A friend of mine have sent me a link to an article from ComputerAndVideogames.com about the use of film IPs in the game industry. Here is a passage from it:
Fact: licensed property sells. Take a glance at the Top 10, stocked with such hippo poo as Harry Potter and Narnia, while works of genius like Beyond Good & Evil are left convulsing in the gutter.
If licensed games are so likely to sell that much, I wonder why studios don't risk more, implementing creative, original game design into that products and using established franchises as a lab. I guess some of the reasons are time and a conservative position from people holding the rights to the IP (but maybe that's something naive for me to say).
Take the Harry Potter franchise, for instance. Why can't there be a game set in Hogwarts, based on interpersonal relationships between the students? Maybe it could explore the tensions between Harry x Hermione X Weasley. Of course, I haven't read any of those books, so I don't really know what I am talking about...
Or let's take a look at some Batman games, or any super-heroes game, for that matter. Why there are not game modes where they have to protect their secret identities? Why can't we play Bruce Wayne, throwing parties and building a reputation capable of hiding the fact that he fights crime wearing a bat costume? Why not explore the mutual hate between Hulk and his alter-ego, Bruce Banner?
Still on graphic novels, V for Vendetta is a franchise that could have a game a la Republic, with stealth elements, based on it. And maybe the original Alan Moore's story, for its complexity, could be better translated into a game than into the movie they made based on it.
Plus, even more than We ♥ Katamari, I would ♥ to play I ♥ Huckabees. Not that this particular franchise could sell, though.
Of course, there are exceptions (SW:KOTOR, Lego Star Wars, etc.), but franchise-based games are, more often than not, uninspired. Or is this changing already? What do you think?
(thanks Hugh for the link)
5 comments:
Well, since the IP liscence holders aren't going to innovate, we scratchware autuers might as well. Right now I'm trying to figure out a rule-set/scripting system that will functionally operate in the way your Harry Potter example suggests.

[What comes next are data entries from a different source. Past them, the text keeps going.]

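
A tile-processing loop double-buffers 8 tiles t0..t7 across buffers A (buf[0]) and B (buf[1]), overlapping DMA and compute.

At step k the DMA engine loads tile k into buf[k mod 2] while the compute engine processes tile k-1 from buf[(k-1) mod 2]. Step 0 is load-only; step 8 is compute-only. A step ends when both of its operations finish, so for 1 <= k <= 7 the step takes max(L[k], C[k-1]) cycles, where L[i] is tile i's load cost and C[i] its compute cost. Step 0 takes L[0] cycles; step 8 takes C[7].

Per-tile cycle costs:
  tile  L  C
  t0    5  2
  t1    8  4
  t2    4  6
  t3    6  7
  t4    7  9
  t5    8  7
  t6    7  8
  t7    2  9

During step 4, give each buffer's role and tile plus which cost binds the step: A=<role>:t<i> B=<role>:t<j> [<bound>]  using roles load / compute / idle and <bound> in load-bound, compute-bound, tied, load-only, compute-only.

step 4: A=load:t4 B=compute:t3 [tied]

k=0 load=t0/5c comp=- wait=5 total=5
k=1 load=t1/8c comp=t0/2c wait=8 total=13
k=2 load=t2/4c comp=t1/4c wait=4 total=17
k=3 load=t3/6c comp=t2/6c wait=6 total=23
k=4 load=t4/7c comp=t3/7c wait=7 total=30
k=5 load=t5/8c comp=t4/9c wait=9 total=39
k=6 load=t6/7c comp=t5/7c wait=7 total=46
k=7 load=t7/2c comp=t6/8c wait=8 total=54
k=8 load=- comp=t7/9c wait=9 total=63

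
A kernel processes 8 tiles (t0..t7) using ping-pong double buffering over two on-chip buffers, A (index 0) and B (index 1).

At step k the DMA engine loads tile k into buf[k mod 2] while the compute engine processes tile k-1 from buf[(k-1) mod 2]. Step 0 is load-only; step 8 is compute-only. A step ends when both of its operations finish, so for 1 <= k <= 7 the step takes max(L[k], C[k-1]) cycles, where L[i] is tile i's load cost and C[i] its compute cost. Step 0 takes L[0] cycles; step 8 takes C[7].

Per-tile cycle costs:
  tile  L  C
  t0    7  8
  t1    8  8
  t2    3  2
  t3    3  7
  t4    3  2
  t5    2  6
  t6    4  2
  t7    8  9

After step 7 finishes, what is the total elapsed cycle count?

end_cycle[7] = 49

step 0: L[0]=7 → dur=7, Σ=7 | A=load:t0 B=idle [load-only]
step 1: L[1]=8 C[0]=8 → dur=8, Σ=15 | A=compute:t0 B=load:t1 [tied]
step 2: L[2]=3 C[1]=8 → dur=8, Σ=23 | A=load:t2 B=compute:t1 [compute-bound]
step 3: L[3]=3 C[2]=2 → dur=3, Σ=26 | A=compute:t2 B=load:t3 [load-bound]
step 4: L[4]=3 C[3]=7 → dur=7, Σ=33 | A=load:t4 B=compute:t3 [compute-bound]
step 5: L[5]=2 C[4]=2 → dur=2, Σ=35 | A=compute:t4 B=load:t5 [tied]
step 6: L[6]=4 C[5]=6 → dur=6, Σ=41 | A=load:t6 B=compute:t5 [compute-bound]
step 7: L[7]=8 C[6]=2 → dur=8, Σ=49 | A=compute:t6 B=load:t7 [load-bound]
step 8: C[7]=9 → dur=9, Σ=58 | A=idle B=compute:t7 [compute-only]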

Good luck! By the way, maybe you should implement something like that into Magic Circle (if that's not the plan already).
I think the Godfather analogy is even better as an example than Batmen and Potters.

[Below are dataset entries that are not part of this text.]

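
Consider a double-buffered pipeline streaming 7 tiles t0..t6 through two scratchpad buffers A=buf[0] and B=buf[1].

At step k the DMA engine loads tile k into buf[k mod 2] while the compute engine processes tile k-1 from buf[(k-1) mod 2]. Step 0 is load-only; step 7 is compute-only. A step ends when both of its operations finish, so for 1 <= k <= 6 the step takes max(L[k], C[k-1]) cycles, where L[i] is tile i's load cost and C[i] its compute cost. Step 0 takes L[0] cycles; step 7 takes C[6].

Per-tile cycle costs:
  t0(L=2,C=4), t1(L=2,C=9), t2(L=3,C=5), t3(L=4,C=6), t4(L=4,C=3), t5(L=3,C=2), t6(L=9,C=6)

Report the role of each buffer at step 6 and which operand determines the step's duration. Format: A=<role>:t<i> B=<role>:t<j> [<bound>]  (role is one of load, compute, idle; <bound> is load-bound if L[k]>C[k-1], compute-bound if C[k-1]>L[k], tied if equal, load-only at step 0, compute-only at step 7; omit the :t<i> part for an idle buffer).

step 0: L[0]=2 → dur=2, Σ=2 | A=load:t0 B=idle [load-only]
step 1: L[1]=2 C[0]=4 → dur=4, Σ=6 | A=compute:t0 B=load:t1 [compute-bound]
step 2: L[2]=3 C[1]=9 → dur=9, Σ=15 | A=load:t2 B=compute:t1 [compute-bound]
step 3: L[3]=4 C[2]=5 → dur=5, Σ=20 | A=compute:t2 B=load:t3 [compute-bound]
step 4: L[4]=4 C[3]=6 → dur=6, Σ=26 | A=load:t4 B=compute:t3 [compute-bound]
step 5: L[5]=3 C[4]=3 → dur=3, Σ=29 | A=compute:t4 B=load:t5 [tied]
step 6: L[6]=9 C[5]=2 → dur=9, Σ=38 | A=load:t6 B=compute:t5 [load-bound]
step 7: C[6]=6 → dur=6, Σ=44 | A=compute:t6 B=idle [compute-only]

step 6: A=load:t6 B=compute:t5 [load-bound]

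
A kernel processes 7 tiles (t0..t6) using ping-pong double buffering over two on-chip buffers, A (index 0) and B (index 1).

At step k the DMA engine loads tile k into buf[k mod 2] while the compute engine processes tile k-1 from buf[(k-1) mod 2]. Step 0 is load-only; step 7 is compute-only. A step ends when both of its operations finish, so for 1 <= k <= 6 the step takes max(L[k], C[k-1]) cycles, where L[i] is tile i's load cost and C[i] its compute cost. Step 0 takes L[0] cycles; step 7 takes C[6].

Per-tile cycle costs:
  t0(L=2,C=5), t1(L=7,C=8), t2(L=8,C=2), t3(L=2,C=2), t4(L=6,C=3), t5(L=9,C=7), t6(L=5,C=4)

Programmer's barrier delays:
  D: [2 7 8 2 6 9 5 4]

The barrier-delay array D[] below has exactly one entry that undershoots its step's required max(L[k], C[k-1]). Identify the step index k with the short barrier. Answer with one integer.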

After all, it is expected from a game like that a certain degree of innovation. A more mature audience would certainly enjoy it.

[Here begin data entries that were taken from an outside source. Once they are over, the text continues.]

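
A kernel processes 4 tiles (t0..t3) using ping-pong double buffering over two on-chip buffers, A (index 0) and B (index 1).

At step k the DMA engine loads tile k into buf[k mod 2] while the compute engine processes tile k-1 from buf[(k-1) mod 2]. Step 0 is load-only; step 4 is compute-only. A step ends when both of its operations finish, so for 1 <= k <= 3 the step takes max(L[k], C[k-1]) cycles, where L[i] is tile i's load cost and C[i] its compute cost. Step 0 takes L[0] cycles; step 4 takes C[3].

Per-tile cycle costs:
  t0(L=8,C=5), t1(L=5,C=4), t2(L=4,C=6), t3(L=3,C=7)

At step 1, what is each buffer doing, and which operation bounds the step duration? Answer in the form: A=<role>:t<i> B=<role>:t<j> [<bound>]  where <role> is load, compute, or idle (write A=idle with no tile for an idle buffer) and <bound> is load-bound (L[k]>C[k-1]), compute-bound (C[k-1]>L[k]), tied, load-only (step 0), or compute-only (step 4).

[0] DMA t0→A (8c) ∥ CU idle ⇒ 8c, clock 8
[1] DMA t1→B (5c) ∥ CU A:t0 (5c) ⇒ 5c, clock 13
[2] DMA t2→A (4c) ∥ CU B:t1 (4c) ⇒ 4c, clock 17
[3] DMA t3→B (3c) ∥ CU A:t2 (6c) ⇒ 6c, clock 23
[4] DMA idle ∥ CU B:t3 (7c) ⇒ 7c, clock 30

step 1: A=compute:t0 B=load:t1 [tied]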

My essay on chreodes and the game industry, republished as the final chapter in 21st Century Game Design, makes the same argument: licensed games (with the greater risk protection that brings) are more logical places to innovate than in original IP.
However, the bottom line is that the required skills to create an innovative product are substantially greater than recreating an existing design. Most developers do not, in my opinion, have what it takes.
Here is a quote from the book:
"The obvious candidates for such originality (from a publisher's perspective) are licensed games, ironically the traditional reserve of the most conservative of designs. Because these games already have a certain expectation of audience from the appeal of the license itself, they are great opportunities to pursue originality. However, this is only the case when the license materials suggest a new form of gameplay."
That's pretty much the point I was trying to make (just written better and before :))
Godfather would have been a right choice, then. Batman, not so much.